OSGi Troubleshooting

  1. Features
    1. If you depend on other apps, features, or bundles, make sure those are called out explicitly. This will save you a lot of pain troubleshooting missing dependencies later on.
  2. Bundles
    1. If your bundle fails to start, read your manifestbundle:list | grep -i <your bundle name>, then headers <bundle number>. Any unresolved imports will be highlighted in red.
    2. Bundle imports must be satisfied by bundle exports somewhere in the container. If you are wiring bundles together, double-check this on both ends. You can also exports | grep -i <package> to verify.
      1. The maven-bundle-plugin is not perfect. Sometimes you will need to exclude an undesired transitive dependency, or explicitly import an additional package. You should always be explicit with your exports.
    3. If you have dependencies that are satisfied by a jar rather than a bundle, you will need to embed those dependencies. Verify you are embedding everything you need.
    4. If you are still missing something, make sure all your prereqs are started.
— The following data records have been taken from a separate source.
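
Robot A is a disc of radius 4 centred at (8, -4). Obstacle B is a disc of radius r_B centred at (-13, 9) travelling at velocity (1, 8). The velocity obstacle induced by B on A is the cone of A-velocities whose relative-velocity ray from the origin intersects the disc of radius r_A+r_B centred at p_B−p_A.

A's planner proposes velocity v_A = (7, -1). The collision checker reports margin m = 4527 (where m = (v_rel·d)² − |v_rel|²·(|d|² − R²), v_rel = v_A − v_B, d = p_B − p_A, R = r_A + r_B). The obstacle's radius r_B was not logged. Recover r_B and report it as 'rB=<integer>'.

m = 4527
d = (-21, 13);  v_rel = (6, -9),  |v_rel|² = 117
v_rel×d = (6)·(13) − (-9)·(-21) = -111
since m = R²·117 − (-111)²:  R² = (12321 + 4527) / 117 = 144
R = √144 = 12  ⇒  r_B = 12 − 4 = 8

rB=8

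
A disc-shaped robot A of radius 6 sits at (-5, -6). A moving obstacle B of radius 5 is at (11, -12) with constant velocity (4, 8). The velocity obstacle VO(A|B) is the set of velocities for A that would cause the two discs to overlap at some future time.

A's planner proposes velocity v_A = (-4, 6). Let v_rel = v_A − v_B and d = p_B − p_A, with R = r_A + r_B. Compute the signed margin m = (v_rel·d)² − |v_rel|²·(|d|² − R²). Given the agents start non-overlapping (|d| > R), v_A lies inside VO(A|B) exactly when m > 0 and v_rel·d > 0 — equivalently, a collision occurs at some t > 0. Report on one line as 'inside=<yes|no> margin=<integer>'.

d = (16, -6),  |d|² = 292;  R = 6+5 = 11,  c = 292−11² = 171
v_rel = (-8, -2),  |v_rel|² = 68;  v_rel·d = (-8)·(16) + (-2)·(-6) = -116
68·t² + 232·t + 171 = 0  ⇒  m = (-116)² − 68·171 = 1828
m = 1828 > 0,  v_rel·d = -116 < 0  ⇒  outside

inside=no margin=1828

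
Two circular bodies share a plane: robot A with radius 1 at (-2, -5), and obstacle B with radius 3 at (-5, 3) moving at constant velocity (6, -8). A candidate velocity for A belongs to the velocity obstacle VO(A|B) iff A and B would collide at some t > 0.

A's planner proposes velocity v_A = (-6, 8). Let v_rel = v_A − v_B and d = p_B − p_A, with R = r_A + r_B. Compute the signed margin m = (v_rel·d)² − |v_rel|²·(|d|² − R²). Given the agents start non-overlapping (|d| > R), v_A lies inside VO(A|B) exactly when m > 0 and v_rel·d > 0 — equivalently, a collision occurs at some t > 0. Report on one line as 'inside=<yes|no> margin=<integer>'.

d = (-3, 8),  |d|² = 73;  R = 1+3 = 4,  c = 73−4² = 57
v_rel = (-12, 16),  |v_rel|² = 400;  v_rel·d = (-12)·(-3) + (16)·(8) = 164
400·t² − 328·t + 57 = 0  ⇒  m = 164² − 400·57 = 4096
m = 4096 > 0,  v_rel·d = 164 > 0  ⇒  inside

inside=yes margin=4096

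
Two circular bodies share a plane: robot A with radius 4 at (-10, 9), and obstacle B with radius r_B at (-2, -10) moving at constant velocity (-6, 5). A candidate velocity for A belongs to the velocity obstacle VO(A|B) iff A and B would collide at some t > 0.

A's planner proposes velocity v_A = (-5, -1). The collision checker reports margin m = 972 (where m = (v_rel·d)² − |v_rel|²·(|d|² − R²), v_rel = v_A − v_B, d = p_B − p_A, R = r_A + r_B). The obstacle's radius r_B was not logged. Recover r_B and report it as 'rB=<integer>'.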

You may be missing something in your features file if that is the case.
  3. Blueprint
    1. Beans
      1. When instantiating beans, you must use the fully qualified class name.
      2. If you get a 'cannot cast' error, check your types.
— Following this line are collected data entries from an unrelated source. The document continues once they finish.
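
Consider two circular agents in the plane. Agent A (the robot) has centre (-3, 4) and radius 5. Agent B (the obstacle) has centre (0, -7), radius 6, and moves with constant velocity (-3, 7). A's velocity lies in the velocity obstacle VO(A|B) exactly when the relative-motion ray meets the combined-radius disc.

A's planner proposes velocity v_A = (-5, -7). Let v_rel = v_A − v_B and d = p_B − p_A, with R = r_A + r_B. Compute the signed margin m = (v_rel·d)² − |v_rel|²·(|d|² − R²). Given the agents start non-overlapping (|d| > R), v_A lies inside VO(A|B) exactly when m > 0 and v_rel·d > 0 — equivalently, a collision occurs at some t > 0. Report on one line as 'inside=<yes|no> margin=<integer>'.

d = (3, -11),  |d|² = 130;  R = 5+6 = 11,  c = 130−11² = 9
v_rel = (-2, -14),  |v_rel|² = 200;  v_rel·d = (-2)·(3) + (-14)·(-11) = 148
200·t² − 296·t + 9 = 0  ⇒  m = 148² − 200·9 = 20104
m = 20104 > 0,  v_rel·d = 148 > 0  ⇒  inside

inside=yes margin=20104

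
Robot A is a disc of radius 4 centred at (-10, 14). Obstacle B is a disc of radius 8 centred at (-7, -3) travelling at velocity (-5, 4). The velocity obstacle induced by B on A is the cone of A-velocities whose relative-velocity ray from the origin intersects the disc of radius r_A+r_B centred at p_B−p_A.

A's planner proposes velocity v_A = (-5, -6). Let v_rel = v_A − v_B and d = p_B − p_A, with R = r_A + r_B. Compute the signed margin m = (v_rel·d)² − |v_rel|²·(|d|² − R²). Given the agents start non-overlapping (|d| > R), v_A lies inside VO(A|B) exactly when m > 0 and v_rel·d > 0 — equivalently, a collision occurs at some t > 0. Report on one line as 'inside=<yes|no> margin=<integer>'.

d = (3, -17),  |d|² = 298;  R = 4+8 = 12,  c = 298−12² = 154
v_rel = (0, -10),  |v_rel|² = 100;  v_rel·d = (0)·(3) + (-10)·(-17) = 170
100·t² − 340·t + 154 = 0  ⇒  m = 170² − 100·154 = 13500
m = 13500 > 0,  v_rel·d = 170 > 0  ⇒  inside

inside=yes margin=13500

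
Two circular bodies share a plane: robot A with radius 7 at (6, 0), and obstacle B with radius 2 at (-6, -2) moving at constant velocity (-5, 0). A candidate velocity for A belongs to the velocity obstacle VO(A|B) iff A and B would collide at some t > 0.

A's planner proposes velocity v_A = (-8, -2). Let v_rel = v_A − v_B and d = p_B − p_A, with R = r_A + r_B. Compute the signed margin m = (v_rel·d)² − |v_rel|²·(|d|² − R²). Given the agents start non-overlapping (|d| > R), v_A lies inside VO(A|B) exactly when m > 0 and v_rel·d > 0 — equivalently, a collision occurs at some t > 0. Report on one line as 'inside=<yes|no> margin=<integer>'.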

      3. Bean args do not care about names, only ctor order and type.
      4. Bean properties expect a corresponding setter, e.g. if your property is named foobar, blueprint will look for a matching setFoobar in your class.
    2. Services
      1. When exporting services, it's best to explicitly declare interfaces.
      2. When binding to someone else's service, make sure the providing bundle is active, verify the service is being exported with services | grep -i <service>, and double-check the interface of your service ref.
  4. Metatype
    1. When a bundle comes up, beans will always be populated with any blueprint defaults before they get updated with their metatype properties.
    2. Check the pid of your metatype and managed-properties.
    3. Metatype and blueprint property names must match.
  5. Classloader
    1. Every bundle gets its own classloader. This means you can't freely share static classes between bundles like you could in a standard java application. Bundles should only communicate using services, which requires an interface for each one.
    2. Watch out for split packages. If two different bundles have two different packages with the same name and you try to wire them together, this may fail with an IllegalAccessError.